Sınırlama değil bilgilendirme yapılmalı
Öget Kantarcı, sektörün konumunu ve taşıdığı potansiyeli anlatırken, güvenlik adına şu öneriyi yapıyor:
“TÜBİSAD, ETİD, BKM, Euromonitor ve IDC gibi kaynaklara baktığımızda, Türkiye’de e-ticaret pazarının son 2 yılda ortalama yüzde 27 seviyelerinde büyüdüğünü, tatil, seyahat ve online bahisleri de içeren toplam e-ticaret hacminin 2015 yılında yaklaşık 25 milyar TL düzeyine geldiğini görüyoruz. 2016 rakamları henüz net olarak açıklanmadı, ancak büyüme trendi devam etti. 2016’da da yüzde 25 bandında büyümeyle e-ticaret hacminin 30 milyar TL’nin üzerinde bir seviyeye geldiğini tahmin ediyoruz. Vatandaşların dolandırıcılar tarafından zarara uğratılmasına engel olabilmek e-ticaret sektörü açısından da önemli. Tüketici güvenini artırmak için kredi kartı kullanım tercihlerini sınırlamaktan öte, kart sahiplerinin dolandırıcılık faaliyetlerine ilişkin bilinçlendirilmesini sağlayacak önlemler alınması ve e-ticaret sektörünün gelişmesini destekleyecek düzenlemeler yapılması da önemli.”
Tüm taraflara düşen sorumluluklar var
“Teknolojik çözümler için konunun uzmanları mutlaka yoğun çalışıyorlardır” yorumunu yapan Murat Göçe, burada dikkat edilmesi gereken iki önemli hususu şöyle sıralıyor:
- Bankalar ticari kaygılarını kenara koyup, daha sert güvenlik önlemleri alabilir. Mesela PIN kodu girdiğiniz her işlem için size SMS gelebilir. Online ortamda kartınızdan 1TL çekilse bile bilgilendirilirsiniz.

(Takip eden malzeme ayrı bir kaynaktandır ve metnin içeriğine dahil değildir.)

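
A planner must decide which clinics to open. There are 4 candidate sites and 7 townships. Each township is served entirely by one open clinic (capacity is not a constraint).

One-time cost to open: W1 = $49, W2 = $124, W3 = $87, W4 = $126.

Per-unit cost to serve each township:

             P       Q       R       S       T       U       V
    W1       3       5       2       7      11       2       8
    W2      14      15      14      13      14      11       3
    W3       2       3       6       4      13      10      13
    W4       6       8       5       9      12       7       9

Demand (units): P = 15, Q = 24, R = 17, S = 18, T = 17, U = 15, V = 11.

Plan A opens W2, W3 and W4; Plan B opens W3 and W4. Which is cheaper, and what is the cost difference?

Plan B is cheaper by 58.

Plan A: {W2, W3, W4}: P→W3 2·15=30, Q→W3 3·24=72, R→W4 5·17=85, S→W3 4·18=72, T→W4 12·17=204, U→W4 7·15=105, V→W2 3·11=33. Service 601; fixed 337; total 938.
Plan B: {W3, W4}: P→W3 2·15=30, Q→W3 3·24=72, R→W4 5·17=85, S→W3 4·18=72, T→W4 12·17=204, U→W4 7·15=105, V→W4 9·11=99. Service 667; fixed 213; total 880.
Difference: |938 − 880| = 58.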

- Bu konularda zincirin en zayıf halkası insan. Ciddi bilgilendirme ve bilinçlendirme çalışmaları yapmak lazım. Garip ve pahalı içerikli reklamlar yerine, ‘ATM önünde nelere dikkat edilmeli, online alışveriş yaparken önemli noktalar nedir?’ odağında reklamlar yapsalar, hem beğeni toplarlar hem de bu sorunları azaltırlar.